No eixo 1, ‘Saúde como Direito’, foram aprovadas propostas como a revogação das autorizações dadas aos agrotóxicos nocivos à saúde, bem como dos atos do Executivo que alteraram a Política Nacional de Saúde Mental e a Política Nacional sobre Álcool e Outras Drogas. A revogação da Política Nacional de Atenção Básica (PNAB), instituída por meio de uma portaria em 2017, foi outra reivindicação aprovada pelos delegados.

No entanto, os delegados também aprovaram outras propostas a respeito da PNAB, no eixo 2, ‘Consolidação dos Princípios do SUS’. Uma delas pede a “revisão” da PNAB no que se refere ao quantitativo de agentes comunitários de saúde nas equipes da Estratégia Saúde da Família. Um destaque de supressão total desta proposta chegou a ir para votação durante a plenária final, mas foi rejeitado por 53% dos delegados. Outra proposta, que pede a “reavaliação e alteração” da PNAB no que diz respeito à carga horária dos profissionais da Saúde da Família também acabou sendo aprovada ainda durante a discussão nos grupos de trabalho, sem passar pela plenária final. Há ainda uma proposta que defende a inserção, na equipe de Núcleo de Apoio a Saúde da Família (NASF), de profissionais especialistas em libras e braile, “em conformidade com a Portaria GM/MS nº 2.436/2017”, que instituiu a nova PNAB. Esta também foi aprovada diretamente para o relatório final, sem passar pela plenária.

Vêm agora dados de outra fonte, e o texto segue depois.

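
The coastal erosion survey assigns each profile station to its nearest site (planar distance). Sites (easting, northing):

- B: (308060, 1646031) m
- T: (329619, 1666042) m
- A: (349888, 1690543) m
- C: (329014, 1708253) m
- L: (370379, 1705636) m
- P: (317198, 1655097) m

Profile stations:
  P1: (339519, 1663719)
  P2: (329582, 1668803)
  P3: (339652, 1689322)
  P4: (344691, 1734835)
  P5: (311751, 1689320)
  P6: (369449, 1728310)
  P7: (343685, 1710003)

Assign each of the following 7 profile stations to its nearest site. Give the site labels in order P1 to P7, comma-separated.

P1 → T (d²=103406329.00)
P2 → T (d²=7624490.00)
P3 → A (d²=106266537.00)
P4 → C (d²=952371053.00)
P5 → C (d²=656469658.00)
P6 → L (d²=514975176.00)
P7 → C (d²=218300741.00)

T, T, A, C, C, L, C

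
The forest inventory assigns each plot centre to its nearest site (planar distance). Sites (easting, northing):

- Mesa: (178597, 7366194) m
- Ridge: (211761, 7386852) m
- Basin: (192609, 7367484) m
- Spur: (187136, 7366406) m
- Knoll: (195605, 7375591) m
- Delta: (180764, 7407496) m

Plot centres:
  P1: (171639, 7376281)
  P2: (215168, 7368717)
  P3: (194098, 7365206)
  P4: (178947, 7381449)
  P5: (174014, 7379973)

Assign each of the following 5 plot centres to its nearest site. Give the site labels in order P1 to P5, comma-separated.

P1 → Mesa (d²=150161333.00)
P2 → Ridge (d²=340485874.00)
P3 → Basin (d²=7406405.00)
P4 → Mesa (d²=232837525.00)
P5 → Mesa (d²=210864730.00)

Mesa, Ridge, Basin, Mesa, Mesa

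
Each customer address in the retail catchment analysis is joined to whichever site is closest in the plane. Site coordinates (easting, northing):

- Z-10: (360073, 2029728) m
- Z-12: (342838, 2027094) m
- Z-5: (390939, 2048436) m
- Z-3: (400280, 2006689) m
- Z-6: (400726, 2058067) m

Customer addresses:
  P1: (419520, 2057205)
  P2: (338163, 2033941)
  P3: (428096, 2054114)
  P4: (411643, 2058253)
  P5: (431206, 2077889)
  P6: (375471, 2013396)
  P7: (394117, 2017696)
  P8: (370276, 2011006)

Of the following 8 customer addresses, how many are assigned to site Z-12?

P1 → Z-6
P2 → Z-12
P3 → Z-6
P4 → Z-6
P5 → Z-6
P6 → Z-10
P7 → Z-3
P8 → Z-10
1 of the 8 goes to Z-12.

1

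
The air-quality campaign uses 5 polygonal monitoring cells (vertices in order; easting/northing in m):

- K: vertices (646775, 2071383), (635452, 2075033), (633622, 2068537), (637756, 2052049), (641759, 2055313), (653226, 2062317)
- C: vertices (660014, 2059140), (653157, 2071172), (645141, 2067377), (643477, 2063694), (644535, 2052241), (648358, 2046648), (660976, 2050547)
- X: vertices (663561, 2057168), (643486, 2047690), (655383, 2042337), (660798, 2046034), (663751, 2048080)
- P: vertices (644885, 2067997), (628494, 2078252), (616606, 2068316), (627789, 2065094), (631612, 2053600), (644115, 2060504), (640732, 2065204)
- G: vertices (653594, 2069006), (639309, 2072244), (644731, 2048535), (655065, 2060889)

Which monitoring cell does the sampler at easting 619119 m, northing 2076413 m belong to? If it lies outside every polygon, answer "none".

none

Cast a ray rightward from (619119, 2076413). For each polygon, the edges (by vertex number in listed order) whose endpoints lie on opposite sides of northing = 2076413, where each meets that height, and whether that is right or left of the point:
K: no edge straddles that height → 0 crossings.
C: no edge straddles that height → 0 crossings.
X: no edge straddles that height → 0 crossings.
P: 1–2 at easting≈631433.4 (right), 2–3 at easting≈626293.7 (right) → 2 crossings.
G: no edge straddles that height → 0 crossings.
All counts are even, so the point lies outside every listed polygon.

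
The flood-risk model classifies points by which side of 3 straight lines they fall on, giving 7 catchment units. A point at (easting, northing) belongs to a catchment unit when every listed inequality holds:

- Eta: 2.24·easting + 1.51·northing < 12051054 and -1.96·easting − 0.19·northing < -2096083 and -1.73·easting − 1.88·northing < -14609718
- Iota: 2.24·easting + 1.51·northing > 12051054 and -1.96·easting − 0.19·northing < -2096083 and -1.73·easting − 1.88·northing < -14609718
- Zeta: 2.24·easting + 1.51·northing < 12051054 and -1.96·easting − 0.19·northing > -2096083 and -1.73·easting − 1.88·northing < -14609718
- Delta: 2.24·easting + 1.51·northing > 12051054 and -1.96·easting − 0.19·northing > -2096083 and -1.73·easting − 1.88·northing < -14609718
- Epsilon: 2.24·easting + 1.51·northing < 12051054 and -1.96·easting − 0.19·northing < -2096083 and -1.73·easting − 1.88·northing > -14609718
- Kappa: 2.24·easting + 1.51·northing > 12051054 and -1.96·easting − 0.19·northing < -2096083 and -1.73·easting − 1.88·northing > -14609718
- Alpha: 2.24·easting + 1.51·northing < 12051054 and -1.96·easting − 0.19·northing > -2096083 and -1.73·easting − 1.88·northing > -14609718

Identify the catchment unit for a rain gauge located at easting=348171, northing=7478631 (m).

2.24·348171 + 1.51·7478631 = 12072635.850, which is > 12051054
-1.96·348171 − 0.19·7478631 = -2103355.050, which is < -2096083
-1.73·348171 − 1.88·7478631 = -14662162.110, which is < -14609718
This sign pattern matches Iota.

Iota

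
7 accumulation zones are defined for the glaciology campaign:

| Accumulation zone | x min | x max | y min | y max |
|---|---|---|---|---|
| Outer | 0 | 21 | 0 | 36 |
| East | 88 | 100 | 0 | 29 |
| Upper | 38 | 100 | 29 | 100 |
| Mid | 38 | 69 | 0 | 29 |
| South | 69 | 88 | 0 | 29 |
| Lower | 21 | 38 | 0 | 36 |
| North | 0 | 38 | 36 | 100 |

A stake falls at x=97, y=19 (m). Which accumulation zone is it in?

East

The point has x = 97 and y = 19.
Only East satisfies 88 ≤ x ≤ 100 and 0 ≤ y ≤ 29.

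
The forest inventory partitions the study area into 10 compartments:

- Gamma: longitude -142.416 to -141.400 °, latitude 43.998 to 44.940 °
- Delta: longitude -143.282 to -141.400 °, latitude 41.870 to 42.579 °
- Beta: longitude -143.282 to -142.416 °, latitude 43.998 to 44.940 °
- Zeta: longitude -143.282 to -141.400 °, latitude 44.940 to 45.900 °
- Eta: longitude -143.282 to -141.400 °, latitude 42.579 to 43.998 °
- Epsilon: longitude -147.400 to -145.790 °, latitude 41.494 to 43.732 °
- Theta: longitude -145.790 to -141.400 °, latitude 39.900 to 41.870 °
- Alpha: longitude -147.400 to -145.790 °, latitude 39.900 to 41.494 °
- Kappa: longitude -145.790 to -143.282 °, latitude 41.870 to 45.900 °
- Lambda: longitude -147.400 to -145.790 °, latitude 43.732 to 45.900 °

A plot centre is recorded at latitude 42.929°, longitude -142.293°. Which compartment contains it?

The point has longitude = -142.293 and latitude = 42.929.
Only Eta satisfies -143.282 ≤ longitude ≤ -141.400 and 42.579 ≤ latitude ≤ 43.998.

Eta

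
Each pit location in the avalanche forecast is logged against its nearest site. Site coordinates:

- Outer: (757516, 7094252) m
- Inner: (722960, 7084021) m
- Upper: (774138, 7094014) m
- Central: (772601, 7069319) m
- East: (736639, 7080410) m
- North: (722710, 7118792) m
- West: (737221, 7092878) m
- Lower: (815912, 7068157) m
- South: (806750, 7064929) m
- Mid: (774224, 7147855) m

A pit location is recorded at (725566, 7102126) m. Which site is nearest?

West

Squared distances to each site:
Outer: 1082802376.000; Inner: 334582261.000; Upper: 2425043728.000; Central: 3288590474.000; East: 594195985.000; North: 285912292.000; West: 221364529.000; Lower: 9316292677.000; South: 7974458665.000; Mid: 4458742405.000.
Minimum at West.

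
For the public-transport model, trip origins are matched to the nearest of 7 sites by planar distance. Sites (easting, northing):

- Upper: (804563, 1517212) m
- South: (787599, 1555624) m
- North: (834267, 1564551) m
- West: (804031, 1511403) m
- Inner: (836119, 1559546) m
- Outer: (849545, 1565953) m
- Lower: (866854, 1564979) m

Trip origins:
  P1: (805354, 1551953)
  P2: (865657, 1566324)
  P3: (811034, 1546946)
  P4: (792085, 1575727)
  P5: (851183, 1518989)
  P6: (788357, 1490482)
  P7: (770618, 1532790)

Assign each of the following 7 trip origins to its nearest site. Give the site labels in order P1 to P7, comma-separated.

P1 → South (d²=328716266.00)
P2 → Lower (d²=3241834.00)
P3 → South (d²=624506909.00)
P4 → South (d²=424254805.00)
P5 → Inner (d²=1871794345.00)
P6 → West (d²=683362517.00)
P7 → South (d²=809745917.00)

South, Lower, South, South, Inner, West, South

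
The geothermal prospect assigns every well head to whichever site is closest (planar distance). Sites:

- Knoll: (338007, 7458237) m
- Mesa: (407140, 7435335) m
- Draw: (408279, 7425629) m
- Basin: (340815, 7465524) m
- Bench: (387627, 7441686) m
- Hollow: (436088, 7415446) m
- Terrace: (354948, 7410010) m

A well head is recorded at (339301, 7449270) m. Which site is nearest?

Knoll

Squared distances to each site:
Knoll: 82081525.000; Mesa: 4796314146.000; Draw: 5316861365.000; Basin: 266484712.000; Bench: 2392919332.000; Hollow: 10511786345.000; Terrace: 1786176209.000.
Minimum at Knoll.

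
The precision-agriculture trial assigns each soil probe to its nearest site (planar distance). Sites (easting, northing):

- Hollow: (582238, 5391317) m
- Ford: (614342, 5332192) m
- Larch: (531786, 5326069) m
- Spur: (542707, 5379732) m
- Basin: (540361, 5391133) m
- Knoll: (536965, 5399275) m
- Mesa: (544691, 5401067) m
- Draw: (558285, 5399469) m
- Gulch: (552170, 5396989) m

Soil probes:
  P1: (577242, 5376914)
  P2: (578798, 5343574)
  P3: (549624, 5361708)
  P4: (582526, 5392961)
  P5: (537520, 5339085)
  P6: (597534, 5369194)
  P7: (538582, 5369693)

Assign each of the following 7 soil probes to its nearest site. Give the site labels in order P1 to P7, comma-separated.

P1 → Hollow (d²=232406425.00)
P2 → Ford (d²=1392925860.00)
P3 → Spur (d²=372709465.00)
P4 → Hollow (d²=2785680.00)
P5 → Larch (d²=202295012.00)
P6 → Hollow (d²=723394745.00)
P7 → Spur (d²=117797146.00)

Hollow, Ford, Spur, Hollow, Larch, Hollow, Spur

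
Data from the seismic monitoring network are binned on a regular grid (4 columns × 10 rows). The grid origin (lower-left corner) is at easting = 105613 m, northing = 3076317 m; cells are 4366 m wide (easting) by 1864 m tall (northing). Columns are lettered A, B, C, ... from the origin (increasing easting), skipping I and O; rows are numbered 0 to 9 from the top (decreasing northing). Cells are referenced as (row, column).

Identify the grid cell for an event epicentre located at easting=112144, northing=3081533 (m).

Column index: ⌊(112144 − 105613) / 4366⌋ = ⌊1.496⌋ = 1 → column B
Row offset from origin: ⌊(3081533 − 3076317) / 1864⌋ = ⌊2.798⌋ = 2 → row 7 (counted from top)

(7, B)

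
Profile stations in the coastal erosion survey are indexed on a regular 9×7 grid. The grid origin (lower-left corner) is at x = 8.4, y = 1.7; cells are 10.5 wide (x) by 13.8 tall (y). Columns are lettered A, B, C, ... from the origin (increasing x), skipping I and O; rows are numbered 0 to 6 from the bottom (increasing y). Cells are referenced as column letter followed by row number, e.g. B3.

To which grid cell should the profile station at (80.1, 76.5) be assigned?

Column index: ⌊(80.1 − 8.4) / 10.5⌋ = ⌊6.829⌋ = 6 → column G
Row offset from origin: ⌊(76.5 − 1.7) / 13.8⌋ = ⌊5.420⌋ = 5 → row 5

G5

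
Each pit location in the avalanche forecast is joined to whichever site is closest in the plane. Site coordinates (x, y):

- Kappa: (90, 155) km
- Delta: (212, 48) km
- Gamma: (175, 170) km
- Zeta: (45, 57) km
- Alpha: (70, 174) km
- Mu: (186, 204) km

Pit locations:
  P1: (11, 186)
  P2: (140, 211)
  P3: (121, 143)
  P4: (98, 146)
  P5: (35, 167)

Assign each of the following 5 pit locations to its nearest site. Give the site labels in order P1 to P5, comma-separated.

Alpha, Mu, Kappa, Kappa, Alpha

P1 → Alpha (d²=3625.00)
P2 → Mu (d²=2165.00)
P3 → Kappa (d²=1105.00)
P4 → Kappa (d²=145.00)
P5 → Alpha (d²=1274.00)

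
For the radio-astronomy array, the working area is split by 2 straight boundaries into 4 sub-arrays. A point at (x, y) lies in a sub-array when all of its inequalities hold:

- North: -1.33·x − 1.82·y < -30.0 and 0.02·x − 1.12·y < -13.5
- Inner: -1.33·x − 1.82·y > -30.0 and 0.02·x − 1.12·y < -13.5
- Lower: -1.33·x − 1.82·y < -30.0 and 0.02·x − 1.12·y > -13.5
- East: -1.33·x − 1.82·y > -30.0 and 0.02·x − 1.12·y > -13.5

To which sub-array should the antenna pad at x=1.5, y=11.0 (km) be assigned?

East

-1.33·1.5 − 1.82·11.0 = -22.015, which is > -30.0
0.02·1.5 − 1.12·11.0 = -12.290, which is > -13.5
This sign pattern matches East.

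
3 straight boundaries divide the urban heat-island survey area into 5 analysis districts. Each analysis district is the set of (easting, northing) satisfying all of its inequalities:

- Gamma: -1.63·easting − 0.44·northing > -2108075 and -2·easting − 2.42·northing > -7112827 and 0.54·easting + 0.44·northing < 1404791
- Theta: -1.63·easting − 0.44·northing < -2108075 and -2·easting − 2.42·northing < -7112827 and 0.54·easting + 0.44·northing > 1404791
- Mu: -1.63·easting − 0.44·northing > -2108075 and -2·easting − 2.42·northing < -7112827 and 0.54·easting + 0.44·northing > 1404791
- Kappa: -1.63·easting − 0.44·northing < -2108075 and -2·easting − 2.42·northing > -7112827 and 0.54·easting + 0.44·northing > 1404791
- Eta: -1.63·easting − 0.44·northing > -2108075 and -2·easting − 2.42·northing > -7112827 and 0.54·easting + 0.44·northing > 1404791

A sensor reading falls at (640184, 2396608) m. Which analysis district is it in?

Gamma

-1.63·640184 − 0.44·2396608 = -2098007.440, which is > -2108075
-2·640184 − 2.42·2396608 = -7080159.360, which is > -7112827
0.54·640184 + 0.44·2396608 = 1400206.880, which is < 1404791
This sign pattern matches Gamma.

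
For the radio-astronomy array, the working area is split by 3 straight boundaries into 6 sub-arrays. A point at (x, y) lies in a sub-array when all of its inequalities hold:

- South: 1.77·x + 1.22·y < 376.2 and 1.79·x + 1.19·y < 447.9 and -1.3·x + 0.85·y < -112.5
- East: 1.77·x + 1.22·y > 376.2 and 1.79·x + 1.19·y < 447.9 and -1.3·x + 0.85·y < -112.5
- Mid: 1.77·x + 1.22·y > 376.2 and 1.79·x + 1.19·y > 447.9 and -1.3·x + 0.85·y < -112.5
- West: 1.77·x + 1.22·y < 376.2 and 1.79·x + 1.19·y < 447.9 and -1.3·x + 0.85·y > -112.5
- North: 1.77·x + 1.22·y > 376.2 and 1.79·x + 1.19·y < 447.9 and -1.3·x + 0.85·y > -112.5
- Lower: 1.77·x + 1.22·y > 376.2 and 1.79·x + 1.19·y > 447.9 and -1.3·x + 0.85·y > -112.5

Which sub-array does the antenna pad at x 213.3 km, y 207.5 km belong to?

Lower

1.77·213.3 + 1.22·207.5 = 630.691, which is > 376.2
1.79·213.3 + 1.19·207.5 = 628.732, which is > 447.9
-1.3·213.3 + 0.85·207.5 = -100.915, which is > -112.5
This sign pattern matches Lower.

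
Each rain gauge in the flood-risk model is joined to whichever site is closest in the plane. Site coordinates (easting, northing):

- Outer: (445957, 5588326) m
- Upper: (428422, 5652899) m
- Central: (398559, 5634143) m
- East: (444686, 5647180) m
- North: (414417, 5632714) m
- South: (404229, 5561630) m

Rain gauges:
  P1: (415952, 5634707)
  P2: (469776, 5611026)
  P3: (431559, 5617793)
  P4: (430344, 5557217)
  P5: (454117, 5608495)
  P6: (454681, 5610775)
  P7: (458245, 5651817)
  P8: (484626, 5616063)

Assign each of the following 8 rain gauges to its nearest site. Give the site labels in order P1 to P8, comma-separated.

North, Outer, North, South, Outer, Outer, East, Outer

P1 → North (d²=6328274.00)
P2 → Outer (d²=1082634761.00)
P3 → North (d²=516484405.00)
P4 → South (d²=701467794.00)
P5 → Outer (d²=473374161.00)
P6 → Outer (d²=580065777.00)
P7 → East (d²=205348250.00)
P8 → Outer (d²=2264632730.00)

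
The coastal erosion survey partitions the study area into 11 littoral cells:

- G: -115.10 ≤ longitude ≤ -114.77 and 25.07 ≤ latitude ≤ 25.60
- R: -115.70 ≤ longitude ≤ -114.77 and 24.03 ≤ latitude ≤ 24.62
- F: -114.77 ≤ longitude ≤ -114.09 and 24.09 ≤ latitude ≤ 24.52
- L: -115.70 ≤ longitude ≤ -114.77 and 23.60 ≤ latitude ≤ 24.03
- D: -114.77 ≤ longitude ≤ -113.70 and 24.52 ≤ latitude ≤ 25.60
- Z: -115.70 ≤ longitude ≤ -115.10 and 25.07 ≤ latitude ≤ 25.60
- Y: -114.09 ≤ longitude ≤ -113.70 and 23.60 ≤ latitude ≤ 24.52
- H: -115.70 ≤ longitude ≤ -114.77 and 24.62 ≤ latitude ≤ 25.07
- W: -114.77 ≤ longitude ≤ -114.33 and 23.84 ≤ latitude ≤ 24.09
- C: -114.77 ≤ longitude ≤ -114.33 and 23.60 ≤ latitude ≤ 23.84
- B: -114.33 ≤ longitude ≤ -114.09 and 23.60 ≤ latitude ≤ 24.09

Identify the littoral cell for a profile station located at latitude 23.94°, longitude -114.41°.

The point has longitude = -114.41 and latitude = 23.94.
Only W satisfies -114.77 ≤ longitude ≤ -114.33 and 23.84 ≤ latitude ≤ 24.09.

W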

Entre as principais propostas aprovadas no eixo 2 estão a ampliação e fortalecimento da atenção básica como porta de entrada e como ordenadora do sistema de saúde; a implementação da reforma antimanicomial com o cuidado em liberdade dos usuários, através da ampliação e fortalecimento da Rede de Atenção Psicossocial (RAPS); a garantia, aos trabalhadores da saúde, de aposentadoria integral aos 25 anos de trabalho, sem idade mínima; a instituição de programas de incentivo para a interiorização dos profissionais das equipes de Saúde da Família, de médicos clínicos e especialistas; a proibição de cursos de graduação à distância na área da saúde; o fortalecimento do subsistema de saúde indígena, com a não municipalização da atenção à saúde destes povos, bem como o incentivo à Estratégia Saúde da Família, visando a cobertura de 100% do território nacional.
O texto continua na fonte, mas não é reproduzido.